Monday, March 14, 2011

Oxygenating Toothpaste -thera -breath

Sick impotence

I'm always here to talk about colors, photos, travel, books. But who gives a fuck. Japan is destroyed, devastated, broken families, the nuclear threat hanging over millions of lives. Gaddafi continues his crazy war, everyone there that shoot against each other. Alfano with his crap, Berlusconi, Prestigiacomo, the Gelmini, La Russa, Scajola and the rest of the gang of those pieces of shit liars who govern us. But how can you not feel sick? How can you not feel anger explode inside, powerlessness in this huge cauldron of futility, with images of the tsunami that blend in with Carlo Conti and Gerry Scotti? It alerts the opening show of some band in the early evening, whose vision is only recommended for adult audiences . So what the hell do you send him to just when the kids are watching television? Balls.
Where is the sense of it all? I can not take any more of the war, the arrogance, the logic of power and convenience.
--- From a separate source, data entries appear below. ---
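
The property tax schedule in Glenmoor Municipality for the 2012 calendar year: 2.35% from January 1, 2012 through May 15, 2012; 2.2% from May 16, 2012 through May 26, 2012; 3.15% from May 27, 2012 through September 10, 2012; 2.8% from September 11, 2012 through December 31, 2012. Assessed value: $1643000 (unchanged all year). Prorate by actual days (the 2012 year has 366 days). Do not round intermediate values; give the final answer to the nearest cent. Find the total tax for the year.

January 1 – May 15, 2012: 136 days at 2.35% → $1643000 × 2.35% × 136/366 = $14347.0710
May 16 – May 26, 2012: 11 days at 2.2% → $1643000 × 2.2% × 11/366 = $1086.3552
May 27 – September 10, 2012: 107 days at 3.15% → $1643000 × 3.15% × 107/366 = $15130.4139
September 11 – December 31, 2012: 112 days at 2.8% → $1643000 × 2.8% × 112/366 = $14077.7268
Total = $44641.5669

$44641.57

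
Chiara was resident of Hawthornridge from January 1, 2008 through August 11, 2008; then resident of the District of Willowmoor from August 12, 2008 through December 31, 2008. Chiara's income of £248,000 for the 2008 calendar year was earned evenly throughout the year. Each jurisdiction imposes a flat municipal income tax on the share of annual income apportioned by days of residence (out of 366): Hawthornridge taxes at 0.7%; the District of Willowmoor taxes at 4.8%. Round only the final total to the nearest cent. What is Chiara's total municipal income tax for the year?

Hawthornridge, January 1 – August 11, 2008: 224 days → £248,000 × 0.7% × 224/366 = £1,062.4699
The District of Willowmoor, August 12 – December 31, 2008: 142 days → £248,000 × 4.8% × 142/366 = £4,618.4918
Total = £5,680.9617

£5,680.96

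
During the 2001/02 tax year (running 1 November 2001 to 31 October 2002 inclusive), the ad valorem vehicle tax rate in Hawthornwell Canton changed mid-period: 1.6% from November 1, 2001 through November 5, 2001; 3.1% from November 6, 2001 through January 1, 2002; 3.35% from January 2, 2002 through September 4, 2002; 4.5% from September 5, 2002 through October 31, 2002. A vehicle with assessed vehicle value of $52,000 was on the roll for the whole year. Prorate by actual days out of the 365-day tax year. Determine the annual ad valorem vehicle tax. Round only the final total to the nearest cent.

$1,802.62

November 1 – November 5, 2001: 5 days at 1.6% → $52,000 × 1.6% × 5/365 = $11.3973
November 6, 2001 – January 1, 2002: 57 days at 3.1% → $52,000 × 3.1% × 57/365 = $251.7370
January 2 – September 4, 2002: 246 days at 3.35% → $52,000 × 3.35% × 246/365 = $1,174.0603
September 5 – October 31, 2002: 57 days at 4.5% → $52,000 × 4.5% × 57/365 = $365.4247
Total = $1,802.6192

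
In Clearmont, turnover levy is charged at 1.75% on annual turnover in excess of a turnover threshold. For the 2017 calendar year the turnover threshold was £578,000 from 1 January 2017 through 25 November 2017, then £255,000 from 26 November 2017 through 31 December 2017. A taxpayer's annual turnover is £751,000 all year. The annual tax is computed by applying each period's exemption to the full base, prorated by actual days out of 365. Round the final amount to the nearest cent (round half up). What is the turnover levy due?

1 January – 25 November 2017: 329 days, exemption £578,000 → (£751,000 − £578,000) × 1.75% × 329/365 = £2,728.8973
26 November – 31 December 2017: 36 days, exemption £255,000 → (£751,000 − £255,000) × 1.75% × 36/365 = £856.1096
Total = £3,585.0068

£3,585.01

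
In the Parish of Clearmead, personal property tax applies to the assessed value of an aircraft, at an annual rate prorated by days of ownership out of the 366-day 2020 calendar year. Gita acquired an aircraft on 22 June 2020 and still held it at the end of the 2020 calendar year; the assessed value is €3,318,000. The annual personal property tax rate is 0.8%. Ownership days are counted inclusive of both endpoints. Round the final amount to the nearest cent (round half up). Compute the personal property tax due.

Days held (22 June – 31 December 2020): 193 out of 366
Tax = €3,318,000 × 0.8% × 193/366 = €13,997.2459

€13,997.25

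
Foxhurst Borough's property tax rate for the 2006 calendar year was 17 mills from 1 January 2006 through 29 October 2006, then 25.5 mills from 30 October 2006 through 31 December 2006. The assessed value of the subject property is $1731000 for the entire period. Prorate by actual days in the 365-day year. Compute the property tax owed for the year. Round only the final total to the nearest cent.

1 January – 29 October 2006: 302 days at 17 mills → $1731000 × 1.7% × 302/365 = $24347.8192
30 October – 31 December 2006: 63 days at 25.5 mills → $1731000 × 2.55% × 63/365 = $7618.7712
Total = $31966.5904

$31966.59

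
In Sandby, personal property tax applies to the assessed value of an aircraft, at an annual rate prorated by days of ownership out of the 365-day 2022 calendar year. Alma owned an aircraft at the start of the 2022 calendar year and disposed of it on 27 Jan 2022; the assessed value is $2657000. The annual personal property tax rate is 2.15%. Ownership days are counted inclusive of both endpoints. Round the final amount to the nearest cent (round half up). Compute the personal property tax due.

Days held (1 Jan – 27 Jan 2022): 27 out of 365
Tax = $2657000 × 2.15% × 27/365 = $4225.7219

$4225.72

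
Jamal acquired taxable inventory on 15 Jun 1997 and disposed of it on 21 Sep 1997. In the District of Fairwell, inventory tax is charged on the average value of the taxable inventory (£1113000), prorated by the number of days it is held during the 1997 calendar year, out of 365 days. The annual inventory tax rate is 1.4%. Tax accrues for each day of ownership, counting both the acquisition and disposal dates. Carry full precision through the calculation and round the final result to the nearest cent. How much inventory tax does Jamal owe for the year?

Days held (15 Jun – 21 Sep 1997): 99 out of 365
Tax = £1113000 × 1.4% × 99/365 = £4226.3507

£4226.35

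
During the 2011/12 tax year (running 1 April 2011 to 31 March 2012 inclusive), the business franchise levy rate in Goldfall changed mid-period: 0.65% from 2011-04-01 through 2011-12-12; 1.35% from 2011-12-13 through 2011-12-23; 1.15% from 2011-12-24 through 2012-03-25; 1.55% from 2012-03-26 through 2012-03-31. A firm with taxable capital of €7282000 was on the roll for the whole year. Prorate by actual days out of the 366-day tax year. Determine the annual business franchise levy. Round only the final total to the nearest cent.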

Of all the inconsistency, of people who do not know what he wants and then takes it all and its opposite. Of doubt, the things that they do not. It 's all still an imitation, an idolatry of false myths. And while you pull out . At best, you play to get distracted.
What should I do, how should I feel? I'm tired of fighting windmills, trying to write a decent turn to what is happening around me, with or without it. It 's a bit like trying to straighten a bent wire. Impossible. Yet I can not imagine how much you try, every day, believe it. But there is always an empty feeling stuffy sick of impotence.